Myth 9 – First generation cephalosporins and synthetic penicillins are more effective treatments for clinical mastitis because they are active against Gram-positive pathogens and coliforms. 

Antimicrobial susceptibility data suggests that 50 to 80 percent of E. coli isolates from mastitis cases are susceptible to ampicillin. However, susceptibility data based on disk assay methods can be misleading. The “breakpoints” or zones of inhibition that determine susceptibility of the bacteria to the drug are generally based on human drug metabolism and clinical experience. It is difficult to maintain inhibitory concentrations of ampicillin for greater than 50 percent (MIC50) of E. coli isolates if the drug is administered IM, virtually impossible to maintain inhibitory concentrations for 90 percent (MIC90) of the isolates. Less than 5 percent of Klebsiella isolates are susceptible to this drug. 

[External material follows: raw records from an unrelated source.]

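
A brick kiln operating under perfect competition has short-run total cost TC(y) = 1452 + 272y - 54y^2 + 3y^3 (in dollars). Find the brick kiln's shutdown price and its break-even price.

Shutdown price = $29; break-even price = $173

Shutdown price = min AVC. AVC = 272 - 54y + 3y^2, with vertex at y = 9 and minimum $29.
ATC = 1452/y + 272 - 54y + 3y^2. Setting dATC/dy = −1452/y^2 − 54 + 6y = 0 gives y = 11 (since 6·11^3 − 54·11^2 = 1452).
min ATC = 1452/11 + 272 − 54·11 + 3·11^2 = $173. That is the break-even price.
For $29 ≤ P < $173 the firm produces at a loss; below $29 it shuts down.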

Coliform organisms have been demonstrated to be susceptible to first generation cephalosporins 70 to 90 percent of the time. However, systemic formulations for use in cattle are not available or pharmacologically practical. Thus, in order to achieve potentially high enough concentrations of these drugs for the treatment of coliform mastitis, intramammary therapy would be the preferred route of administration. However, the reality is that intramammary infusions of these products, or any current antimicrobial is not likely to affect the outcome of clinical coliform mastitis.

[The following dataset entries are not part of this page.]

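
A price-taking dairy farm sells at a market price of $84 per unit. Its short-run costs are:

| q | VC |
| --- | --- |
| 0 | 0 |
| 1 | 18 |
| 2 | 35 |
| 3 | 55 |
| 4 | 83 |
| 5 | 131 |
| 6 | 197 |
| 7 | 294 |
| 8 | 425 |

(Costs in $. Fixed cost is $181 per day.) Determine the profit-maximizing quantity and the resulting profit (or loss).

q = 6; profit = $126

Profit at each row (π = 84q − TC): q=0: -181; q=1: -115; q=2: -48; q=3: 16; q=4: 72; q=5: 108; q=6: 126; q=7: 113; q=8: 66.
Profit is maximized at q = 6. AVC there is 197/6 = $32.83 ≤ P, so producing beats shutting down (which would give -$181).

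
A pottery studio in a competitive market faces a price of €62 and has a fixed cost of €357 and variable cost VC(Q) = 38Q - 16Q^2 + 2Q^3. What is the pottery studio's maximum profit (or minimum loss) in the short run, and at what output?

AVC = 38 - 16Q + 2Q^2 has its minimum €6 at Q = 4; price €62 clears that bar, so the firm operates.
With MC = 38 - 32Q + 6Q^2, P = MC on the upward-sloping part at Q* = 6.
TR = 62·6 = 372. TC = 357 + 84 = 441. Profit = 372 − 441 = -€69.
That loss of €69 beats the €357 the firm would lose by shutting down; producing recovers €288 of fixed cost.

Profit = -€69 at Q = 6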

The practical problem when facing a therapeutic decision regarding clinical mastitis is whether it is a mild or severe case. In either situation, intramammary infusions are indicated for severe cases and perhaps non-chronic mild cases to cover the potential for Gram-positive bacteria. All the labeled products on the market for use as an intramammary infusion in dairy cattle demonstrate good efficacy against Gram-positive bacteria. If there is concern regarding a severe clinical mastitis case that may be a potential coliform mastitis, intramammary drug infusions should be given to address the possibility of streptococci and staphylococci infections, and an antibiotic that may have activity against coliform organisms should be administered systemically.

References:
Anderson, K.L. (1989). Compendium on Continuing Education for the Practicing Veterinarian 11:1125.
Bezek, D.M. (1998). Journal of American Veterinary Medical Association 212:404.
Davidson, J.N., et al. (1982). Journal of American Veterinary Medical Association 180:153
Mackie, D.P., et al. (1988). Veterinary Record 123:515.
Erskine, R.J. (2000). Antimicrobial Therapy in Veterinary Medicine (3rd ed.) Iowa State University Press.

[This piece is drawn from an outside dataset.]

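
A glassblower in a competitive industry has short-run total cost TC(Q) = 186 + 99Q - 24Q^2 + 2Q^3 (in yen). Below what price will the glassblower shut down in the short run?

The firm shuts down when price falls below the minimum of average variable cost. AVC = VC/Q = 99 - 24Q + 2Q^2.
At the minimum of AVC, MC = AVC. MC = 99 - 48Q + 6Q^2; setting MC = AVC gives 4Q^2 - 24Q = 0, so Q = 6. min AVC = 27.
The firm shuts down for any P below ¥27.

¥27 per unit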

Myth 10 – Your client’s mastitis therapy program is doing OK even if he doesn’t keep records. He’ll just do what the a) other farms are doing, b) what he reads about in the trade magazines, c) what you or the local feed mill has in stock, d) what he used for the last cow he treated.

This is the most critical problem in most herds. Without knowing the causative agents, the risk factors associated with clinical mastitis cases in a herd (lactation, days in milk, season, etc.) and clinical outcomes (SCC, milk production, rate of recurring cases, days out of tank and culling) after therapy, it is impossible to know if a therapy plan is a good one. A good method to measure success of a clinical mastitis prevention and therapy program is to ask “have we discarded less milk from clinical mastitis cases this year than last year?” How much milk did you discard in your herd last year?